Whether having multiple dispute resolution schemes brings down participants' costs or not is up for debate among submitters to the Financial Advisers Act review issues paper.

Wednesday, October 28th 2015, 6:00AM

by Susan Edmunds

Whether there should be multiple schemes, and whether their jurisdictional limit should be increased, were two of the questions asked of submitters.

There are three EDRs operating for the financial services sector outside banks: Financial Services Complaints Ltd (FSCL), the Insurance and Financial Services Ombudsman (IFSO, formerly the Insurance and Savings Ombudsman), and Financial Dispute Resolution. Banks are catered for by the Banking Ombudsman.

Some submitters, such as former Institute of Financial Advisers president Nigel Tate, said there were too many EDRs and that had increased costs to industry participants.

Consumer NZ said it had concerns about the number of schemes, the variability of the schemes’ rules and the fact the schemes were not required to publish their decision.

Even IFSO said the existence of multiple schemes was not necessarily a driving factor in making sure the schemes remained efficient and fees were controlled. “It is an easy means of justifying the existence of multiple schemes and competition.”

Dealer group Kepa said: “It is hard to find anecdotal evidence that competition among schemes is having an impact on effective dispute resolution.
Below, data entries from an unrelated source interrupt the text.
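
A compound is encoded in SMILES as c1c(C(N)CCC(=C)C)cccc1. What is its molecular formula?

Heavy atoms from the SMILES: 12 C, 1 N.
Implicit hydrogens by atom environment:
  5 × C (aromatic): 1 H each → 5
  3 × C: 2 H each → 6
  1 × C: 3 H
  1 × C: 1 H
  1 × C: no H
  1 × C (aromatic): no H
  1 × N: 2 H
  Total hydrogens = 17.
Molecular formula: C12H17N

C12H17N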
We would imagine each scheme breathes a sign of relief when a complaint comes in at the moment because of the low level of complaints."

Others, such as the Financial Services Council, FSCL, and SiFA said the competition was welcome. SiFA said having multiple schemes led to reduced membership fees.

There is wider support for increased jurisdictional limits,  so that the schemes can deal with claims relating to larger amounts of money. All can only deal with complaints relating to amounts up to $200,000 at present.

AMP said it would support a higher limit provided the insurer had the right for a matter to be resolved by the courts where it was over a particular limit if there was a significant point of law.

ANZ supported an increase to $250,000.

FSCL said consideration should be given to pegging schemes’ limits to those of the district courts.  IFSO agreed and said a $350,000 limit would be appropriate.

But former PAA president Peter Leitch said: “I fear if the limits increase further, it brings in additional complications which will likely reduce both these - as well as timeliness.”